【FIFA ワールドカップ カタール 2022・グループG】カメルーン vs ブラジル(日本時間12月03日/ルサイル・スタジアム)

本大会のブラジルは、いつものブラジル・・・いや、いつも以上のブラジルだ。2試合連続のクリーンシートで、悠々とグループリーグの突破を決めた。スコアこそ初戦2-0、第2戦1-0という僅差のように見えるが、その実、試合のクオリティーを見ると5-0以上の内容にしか見えない。

【映像】消化試合モードの王国ブラジルはそれでも世界最強

サイドを自由に支配し、チャンスを作り続け、ゴール前に迫り、隙あらば中央へピンポイントでロングフィード楔を入れてくる。ヴィニシウス、リシャルリソン、ラフィーニャの3人が好き勝手に躍動し、その扇の要にネイマールがいる4TOPのような布陣は、ブラジル史上最強の攻撃力を誇る。

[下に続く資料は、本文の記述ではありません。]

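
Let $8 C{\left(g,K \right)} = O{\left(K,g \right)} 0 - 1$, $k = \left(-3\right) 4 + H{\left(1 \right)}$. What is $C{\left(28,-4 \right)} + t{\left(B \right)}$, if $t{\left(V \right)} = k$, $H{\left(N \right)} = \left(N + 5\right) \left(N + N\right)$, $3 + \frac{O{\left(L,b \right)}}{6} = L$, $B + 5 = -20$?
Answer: $- \frac{1}{8} \approx -0.125$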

この4人を下からカゼミーロやチアゴ・シウバが支える様は、まさに鉄壁。このチームを負かすチームなどあるのだろうか?と唸るしかない。

対するカメルーンは、スイスとの対決に敗れ、残るは史上最強のブラジルに勝つしかなくなった。1990年代に「向こう20年の間のW杯で、アフリカが優勝するだろう」と言われた時代があった。その驚異的な身体能力に、サッカーのインテリジェンス、戦術、組織力が加われば、あの王国ブラジルを負かすチームが現れるに違いないと。

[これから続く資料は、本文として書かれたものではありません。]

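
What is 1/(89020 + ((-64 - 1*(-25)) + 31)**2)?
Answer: 1/89084 ≈ 1.1225e-5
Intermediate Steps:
1/(89020 + ((-64 - 1*(-25)) + 31)**2) = 1/(89020 + ((-64 + 25) + 31)**2) = 1/(89020 + (-39 + 31)**2) = 1/(89020 + (-8)**2) = 1/(89020 + 64) = 1/89084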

往時、その筆頭候補がカメルーンだった。あれから30年。アフリカの国はまだ優勝はおろか、決勝戦にも出たことがない。

今大会のカメルーンを見ると、30年間の停滞を感じざるをえない。とにかく溢れる身体能力。考えられない角度から繰り出すクリアや、ボレーの跳躍力。爆発的な走力やスピードは、シンプルに見ていて楽しい。シュポ=モティングのドリブルなどはその典型だ。

2勝したブラジルは、いつものようにメンバーを入れ替えてくるだろう。まだピッチに立っていないベンチ組の中でビッグネームがゾロゾロ揃っている。大ベテランのダニエウ・アウベスが顔出し興行的にスタメンを張ることや、いぶし銀ファビーニョがピッチに立つことや、ブレーメルが経験を積むこともあるかもしれない。ガブリエル・ジェズスがもう一度チャンスを貰ったり、ロドリゴに自信をつけさせるための大舞台が用意されるかもしれない。

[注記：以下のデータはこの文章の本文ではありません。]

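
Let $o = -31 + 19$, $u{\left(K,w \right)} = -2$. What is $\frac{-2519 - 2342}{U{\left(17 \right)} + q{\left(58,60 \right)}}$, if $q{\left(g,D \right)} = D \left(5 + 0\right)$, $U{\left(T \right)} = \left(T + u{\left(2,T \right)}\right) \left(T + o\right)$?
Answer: $- \frac{4861}{375} \approx -12.963$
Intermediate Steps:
$o = -12$
$U{\left(T \right)} = \left(-12 + T\right) \left(-2 + T\right)$ ($U{\left(T \right)} = \left(T - 2\right) \left(T - 12\right) = \left(-2 + T\right) \left(-12 + T\right) = \left(-12 + T\right) \left(-2 + T\right)$)
$q{\left(g,D \right)} = 5 D$ ($q{\left(g,D \right)} = D 5 = 5 D$)
$\frac{-2519 - 2342}{U{\left(17 \right)} + q{\left(58,60 \right)}} = \frac{-2519 - 2342}{\left(24 + 17^{2} - 238\right) + 5 \cdot 60} = - \frac{4861}{\left(24 + 289 - 238\right) + 300} = - \frac{4861}{75 + 300} = - \frac{4861}{375}$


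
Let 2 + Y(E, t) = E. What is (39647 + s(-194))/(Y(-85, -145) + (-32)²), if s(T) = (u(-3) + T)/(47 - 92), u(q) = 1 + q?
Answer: 1784311/42165 ≈ 42.317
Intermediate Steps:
Y(E, t) = -2 + E
s(T) = 2/45 - T/45 (s(T) = ((1 - 3) + T)/(47 - 92) = (-2 + T)/(-45) = (-2 + T)*(-1/45) = 2/45 - T/45)
(39647 + s(-194))/(Y(-85, -145) + (-32)²) = (39647 + (2/45 - 1/45*(-194)))/((-2 - 85) + (-32)²) = (39647 + (2/45 + 194/45))/(-87 + 1024) = (39647 + 196/45)/937 = (1784311/45)*(1/937) = 1784311/42165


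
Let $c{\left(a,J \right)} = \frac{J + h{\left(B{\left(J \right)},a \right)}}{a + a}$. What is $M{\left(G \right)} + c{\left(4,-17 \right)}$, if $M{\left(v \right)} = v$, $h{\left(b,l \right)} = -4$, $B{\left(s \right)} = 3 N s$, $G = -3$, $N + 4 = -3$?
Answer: $- \frac{45}{8} \approx -5.625$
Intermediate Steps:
$N = -7$ ($N = -4 - 3 = -7$)
$B{\left(s \right)} = - 21 s$ ($B{\left(s \right)} = 3 \left(-7\right) s = - 21 s$)
$c{\left(a,J \right)} = \frac{-4 + J}{2 a}$ ($c{\left(a,J \right)} = \frac{J - 4}{a + a} = \frac{-4 + J}{2 a}$)
$M{\left(G \right)} + c{\left(4,-17 \right)} = -3 + \frac{-4 - 17}{2 \cdot 4} = -3 + \frac{1}{2} \cdot \frac{1}{4} \left(-21\right) = -3 - \frac{21}{8} = - \frac{45}{8}$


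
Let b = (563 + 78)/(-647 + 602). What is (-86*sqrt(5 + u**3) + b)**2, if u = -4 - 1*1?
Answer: -1796817119/2025 + 220504*I*sqrt(30)/45 ≈ -8.8732e+5 + 26839.0*I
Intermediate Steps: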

消化試合の時に現れる「ブラジルB」が、手負いで向かってくるライオン=カメルーンにどこまで応対できるか?この試合の見どころは、実はそんなところにある。

・注目選手

【カメルーン】シュポ=モティング

その身体的能力はブラジル選手と比べても遜色ない。瞬間の爆発力や走力、バネ、ボールへのアクセスは素晴らしい。初戦のスイス戦でもGKゾマーの好セーブ連発がなければ、今大会初のハットトリックも夢ではなかった。ブラジル相手に個人でどこまで通用するのか?一人のサッカーファンとして大変興味深い。

【ブラジル】リシャルリソン

この試合にスタートから出られるかどうか?は判らないが、ピッチに立てばゴールを常に狙う、久しぶりにブラジルに生まれた9番らしい9番だ。セルビア戦のゴラッソ(2点目)は大会が終わってもしばらく映像で流れ続けるだろう。

【ブラジル】ヴィニシウス・ジュニオール

1・2戦を通じて、最も決定的なシーンに登場しているのではないか?しかしながらゴールはまだ「ゼロ」。シュートミスもあったし、ニアを割り切れない場面もあったが、そろそろ本人もW杯初ゴールが欲しいところだろう。グループリーグ最終戦で爆発し、一気にノックアウトラウンドに向けて勢いをつけたいところだ。